University of Amsterdam: Trustworthiness of AI the key to future medical use
In ophthalmology there are currently only a small number of systems regulated and even those are very seldom used. Despite achieving performance close to or even superior to that of experts, there is a critical gap between the development and integration of AI systems in ophthalmic practice. The research team looked at the barriers preventing use and how to bring them down. They concluded that if the systems were finally to see widespread use in actual medical practice, the main challenge was to ensure trustworthiness. And that to become trustworthy they need to satisfy certain key aspects: they need to be reliable, robust and sustainable over time.
AI in clinics, not on the shelf
Study author Cristina González Gonzalo: ‘Bringing together every relevant stakeholder group at each stage remains the key.
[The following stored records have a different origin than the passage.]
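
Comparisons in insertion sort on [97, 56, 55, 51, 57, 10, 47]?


Algorithm: insertion sort
Input: [97, 56, 55, 51, 57, 10, 47]
Sorted: [10, 47, 51, 55, 56, 57, 97]

19


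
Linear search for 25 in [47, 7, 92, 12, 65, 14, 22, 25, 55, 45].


i=0: 47!=25
i=1: 7!=25
i=2: 92!=25
i=3: 12!=25
i=4: 65!=25
i=5: 14!=25
i=6: 22!=25
i=7: 25==25 found!

Found at 7, 8 comps


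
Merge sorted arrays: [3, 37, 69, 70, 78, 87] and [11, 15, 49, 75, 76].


Take 3 from A
Take 11 from B
Take 15 from B
Take 37 from A
Take 49 from B
Take 69 from A
Take 70 from A
Take 75 from B
Take 76 from B

Merged: [3, 11, 15, 37, 49, 69, 70, 75, 76, 78, 87]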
If each group continues to work in silos, we’ll keep ending up with systems that are very good at one aspect of their work only, and then they’ll just go on the shelf and no one will ever use them.’
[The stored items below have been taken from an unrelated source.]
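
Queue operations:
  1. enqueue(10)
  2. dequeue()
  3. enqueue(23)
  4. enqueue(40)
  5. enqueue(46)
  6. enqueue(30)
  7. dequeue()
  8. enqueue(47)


enqueue(10) -> [10]
dequeue()->10, []
enqueue(23) -> [23]
enqueue(40) -> [23, 40]
enqueue(46) -> [23, 40, 46]
enqueue(30) -> [23, 40, 46, 30]
dequeue()->23, [40, 46, 30]
enqueue(47) -> [40, 46, 30, 47]

Final queue: [40, 46, 30, 47]


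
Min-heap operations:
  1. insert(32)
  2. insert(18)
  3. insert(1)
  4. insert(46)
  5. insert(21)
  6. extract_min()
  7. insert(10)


insert(32) -> [32]
insert(18) -> [18, 32]
insert(1) -> [1, 32, 18]
insert(46) -> [1, 32, 18, 46]
insert(21) -> [1, 21, 18, 46, 32]
extract_min()->1, [18, 21, 32, 46]
insert(10) -> [10, 18, 32, 46, 21]

Final heap: [10, 18, 32, 46, 21]


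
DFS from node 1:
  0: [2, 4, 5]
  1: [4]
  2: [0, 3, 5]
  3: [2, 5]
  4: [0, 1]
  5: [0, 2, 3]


Visit 1, push [4]
Visit 4, push [0]
Visit 0, push [5, 2]
Visit 2, push [5, 3]
Visit 3, push [5]
Visit 5, push []

DFS order: [1, 4, 0, 2, 3, 5]


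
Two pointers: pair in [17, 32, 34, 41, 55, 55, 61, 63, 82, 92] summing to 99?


lo=0(17)+hi=9(92)=109
lo=0(17)+hi=8(82)=99

Yes: 17+82=99


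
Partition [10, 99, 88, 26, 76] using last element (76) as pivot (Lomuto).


Pivot: 76
  10 <= 76: advance i (no swap)
  26 <= 76: swap -> [10, 26, 88, 99, 76]
Place pivot at 2: [10, 26, 76, 99, 88]

Partitioned: [10, 26, 76, 99, 88]


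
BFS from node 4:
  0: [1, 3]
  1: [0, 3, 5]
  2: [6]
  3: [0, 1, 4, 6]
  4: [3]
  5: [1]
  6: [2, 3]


Visit 4, enqueue [3]
Visit 3, enqueue [0, 1, 6]
Visit 0, enqueue []
Visit 1, enqueue [5]
Visit 6, enqueue [2]
Visit 5, enqueue []
Visit 2, enqueue []

BFS order: [4, 3, 0, 1, 6, 5, 2]


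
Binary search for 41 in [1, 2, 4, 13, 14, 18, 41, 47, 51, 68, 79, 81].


Step 1: lo=0, hi=11, mid=5, val=18
Step 2: lo=6, hi=11, mid=8, val=51
Step 3: lo=6, hi=7, mid=6, val=41

Found at index 6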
Stakeholders for AI in ophthalmology include AI developers, reading centres, healthcare providers, healthcare institutions, ophthalmological societies and working groups or committees, patients, regulatory bodies, and payers. With the interests of so many group to take into account, the team created an ‘AI design pipeline’ (see image) in order to gain the best overview of the involvement of each group in the process. The pipeline identifies possible barriers at the various stages of AI production and shows the necessary mechanisms to address them, allowing for risk anticipation and avoiding negative consequences during integration or deployment.
Opening up the black box
Among the various challenges involved, the team realised ‘explainability’ would be an one of the most important elements in achieving trustworthiness. The so-called ‘black box’ around AI needed opening up. ‘The black box’ is a term used to describe the impenetrability of much AI. The systems are given data at one end and the output is taken from the other, but what happens in between is not clear. González Gonzalo: ‘For example, a system that gives a binary answer – ‘Yes, it’s a cyst’ or ‘No, it’s not a cyst’ – won’t be easily trusted by clinicians, because that’s not how they’re trained and not how they work in daily practice. So we need to open that out. If we provide clinicians with meaningful insight into how the decision has been made, they can work in tandem with the AI and incorporate its findings in their diagnosis.’
González Gonzalo: ‘The technology required for these systems to work is already with us. We just need to figure out how to make it work best for those who will use it. Our research is another step in that direction, and I believe we will start to see the results being used in clinical settings before too long now.’